My partner and I work out a lot at home, and we also forget our hamstrings and glutes. If you are in the same situation, it is time to change your routine. In the gym, we use a GHR machine. But you do not need that. Your partner can do more than you imagine. In this exercise, kneel on your yoga mat, carpet, or floor. Be sure your body is upright. How about your partner? Do not worry, as he/she will hold on to your legs to give you enough support. Once you are ready, lower your upper body to the floor. After that, move your body back to the starting position. Repeat this exercise as long as you can. If you are done, switch places. Use your hands for enough control and support.

Lying Leg Throwdown

As the name of this exercise implies, you need to lie on your back while your legs are outstretched. Your partner will hold onto your legs for support. Yes, it sounds complicated.
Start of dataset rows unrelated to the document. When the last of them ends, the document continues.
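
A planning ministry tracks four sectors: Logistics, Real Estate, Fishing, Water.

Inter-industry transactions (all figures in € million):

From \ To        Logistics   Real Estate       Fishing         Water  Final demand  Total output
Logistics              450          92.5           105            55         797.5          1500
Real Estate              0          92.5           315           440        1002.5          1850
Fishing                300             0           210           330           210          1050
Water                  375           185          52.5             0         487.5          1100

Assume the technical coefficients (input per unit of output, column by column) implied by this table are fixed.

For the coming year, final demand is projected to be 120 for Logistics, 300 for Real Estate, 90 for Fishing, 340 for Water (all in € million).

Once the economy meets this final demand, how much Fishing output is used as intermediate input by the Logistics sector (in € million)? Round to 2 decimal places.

z_FL = 61.42

Technical coefficients a_ij = z_ij / X_j:
  a_LL = 450/1500 = 0.30, a_RL = 0/1500 = 0.00, a_FL = 300/1500 = 0.20, a_WL = 375/1500 = 0.25
  a_LR = 92.5/1850 = 0.05, a_RR = 92.5/1850 = 0.05, a_FR = 0/1850 = 0.00, a_WR = 185/1850 = 0.10
  a_LF = 105/1050 = 0.10, a_RF = 315/1050 = 0.30, a_FF = 210/1050 = 0.20, a_WF = 52.5/1050 = 0.05
  a_LW = 55/1100 = 0.05, a_RW = 440/1100 = 0.40, a_FW = 330/1100 = 0.30, a_WW = 0/1100 = 0.00
I − A =
  [   0.70    -0.05    -0.10    -0.05]
  [   0.00     0.95    -0.30    -0.40]
  [  -0.20     0.00     0.80    -0.30]
  [  -0.25    -0.10    -0.05     1.00]
Compute the cofactors C_ij = (−1)^(i+j)·(3×3 minor ij) of I−A; the adjugate is their transpose:
adj(I−A) = Cᵀ =
  [ 0.704750   0.046250   0.110875   0.087000]
  [ 0.166500   0.511500   0.230250   0.282000]
  [ 0.253250   0.035750   0.620125   0.213000]
  [ 0.205500   0.064500   0.081750   0.510000]
det(I−A) = Σ_j (I−A)_1j·C_1j = (0.70)(0.704750) + (-0.05)(0.166500) + (-0.10)(0.253250) + (-0.05)(0.205500) = 0.4494
(I − A)⁻¹ = adj(I−A) / det(I−A) ≈
  [   1.5682     0.1029     0.2467     0.1936]
  [   0.3705     1.1382     0.5123     0.6275]
  [   0.5635     0.0796     1.3799     0.4740]
  [   0.4573     0.1435     0.1819     1.1348]
First solve x = (I − A)⁻¹ d = adj(I−A)·d / det(I−A); in particular x_L = (0.704750·120 + 0.046250·300 + 0.110875·90 + 0.087000·340) / 0.4494 = 138.00375 / 0.4494 ≈ 307.0844.
Intermediate flow from F to L: z_FL = a_FL · x_L = 0.20 × 138.00375 / 0.4494 = 27.60075 / 0.4494 ≈ 61.42.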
But there is nothing to feel afraid of. You can watch video tutorials online to avoid any guesswork and serious injuries. Do some research before you do a lying leg throwdown. If it is not your thing, try other fun and engaging alternatives instead.

Wheelbarrow Walk

You probably did this when you were young. But that does not mean a wheelbarrow walk is only for kids. You can do this with your partner. If you have an expansive living room, it is better to do it indoors. You could also do it in your backyard, depending on your preferences. If you forget how to do it, decide who will be the first to be in a plank position. The other person will hold your legs. To enjoy a better result, use your arms to walk a few meters away from the starting position. In this exercise, you do not have to be perfect. It is more interesting to commit mistakes.

Boxing

Do both of you love boxing? Do you have gloves and pads at home? If yes, you would love to do boxing together. If you do not have pads and gloves, you can use your bare hands. Additionally, consider hiring an online coach if you want to get trained by a professional. Also, check out Cepronda or another blog on fitness and boxing to learn about other boxing basics.

Remember not to hit too hard. Doing this routine will get your heart rate up for sure. Plus, it can help release some tension due to lockdown.

What are you going to do now? Try any of these exercises with your partner!